Serial port splitters are software utility programs that can turn one physical serial port into multiple virtual serial ports. When serial port splitters are being discussed, the first question asked is usually "why would I want to do that?". To answer that, you need to know that serial ports can generally only be used by one program at a time. Let's suppose that you use DxLab software for logging and rig control. All you had to do is just connect a computer to the radio to read the frequency, log it, and QSY the radio when you click on a spot from the Dx cluster.
OK, simple enough. But suppose you want to run another program at the same time and you want that program to also communicate with the radio. For example, you might want to enter a Dx contest and use a dedicated contest logger like N1MM and at the same time run DxLab SpotCollector in order to watch for new band countries. and QSY the radio to the spotted frequency. Or, you might want to run WSJT-X and a logging program at the same time. Well, now you have a problem. You shouldn't set two programs to use the same serial port, nor can you use a Y cable. If you do, both programs will try to communicate with the radio on that port and neither will work. What you need is a way to "split" the radio's serial port into two distinct ports so it can communicate with more than one program. You might even need a third serial port for an amp or antenna switch. Once you start automating the urge to expand tends is natural. Fortunately, it's very convenient to create a virtual serial port for each program you run that needs access to the serial port connected to the radio. Once a separate virtual port is assigned to each application you don't have to worry about which programs happen to be open before you open another. They could all be open and it wouldn't matter.
That is basically a description of my setup. I have used the Eltima Serial Port Splitter successfully for several years to split a physical serial port (Com3 in my case) into three virtual serial ports (Com8,9,10). Each of my dedicated programs is set to run on one of those virtual ports and all three programs can run simultaneously. You simply identify the physical port you want to split and create the virtual ports that your programs will use. Your computer and software applications treat these virtual ports as if they were physical ports.
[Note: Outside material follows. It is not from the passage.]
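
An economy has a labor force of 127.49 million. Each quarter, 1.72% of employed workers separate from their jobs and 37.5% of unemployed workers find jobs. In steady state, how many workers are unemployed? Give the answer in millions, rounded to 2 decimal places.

Steady-state unemployment rate u* = s/(s+f) = 1.72/(1.72+37.5) = 0.043855.
Unemployed = u* × labor force = 0.043855 × 127.49 ≈ 5.59 million.

About 5.59 million are unemployed in steady state.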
They even show up in Windows Device Manager.
20210416...Update!! I recently purchased an SDR radio. These radios generally do not have physical serial ports. Instead, they use a virtual serial port (on the ethernet connection) to communicate with software programs. That presents a problem for most serial port splitting utilities which can only split physical ports. That's the situation I ran into with Eltima. When I tried to split the radio's virtual com port the SDR's control program could no longer communicate with my logging program. Fortunately, I found a utility that can split not only physical ports but virtual ports, as well...Eterlogic VSPE (virtual serial port emulator). While this program requires a bit more geeking ability than some other solutions like Eltima, it is very flexible and powerful as well as very affordable at only $25 (try before you buy). Eterlogic is now my recommended solution, and is an essential utility for SDR owners who want to split a virtual port. Eterlogic's VSPE allows up to 8 programs to utilize one virtual serial port. If you decide to try VSPE, here are a few tips to make things go smoother:
- Click on the white space to create a split com port
- Note that the port you want to split should be selected on the right side of the panel
- The single virtual port you create on the left side can be used on up to 8 applications
- Since you will want to run VSPE every time the computer boots up, you should make it a "Windows Service". Click the "helper" tab and follow the instructions. Be sure to run the Windows CMD screen as an administrator.
- You can download a trial version of VSPE and try it out before you buy. It is fully functional with this caveat: Windows Service cannot be set up. The program must be run manually.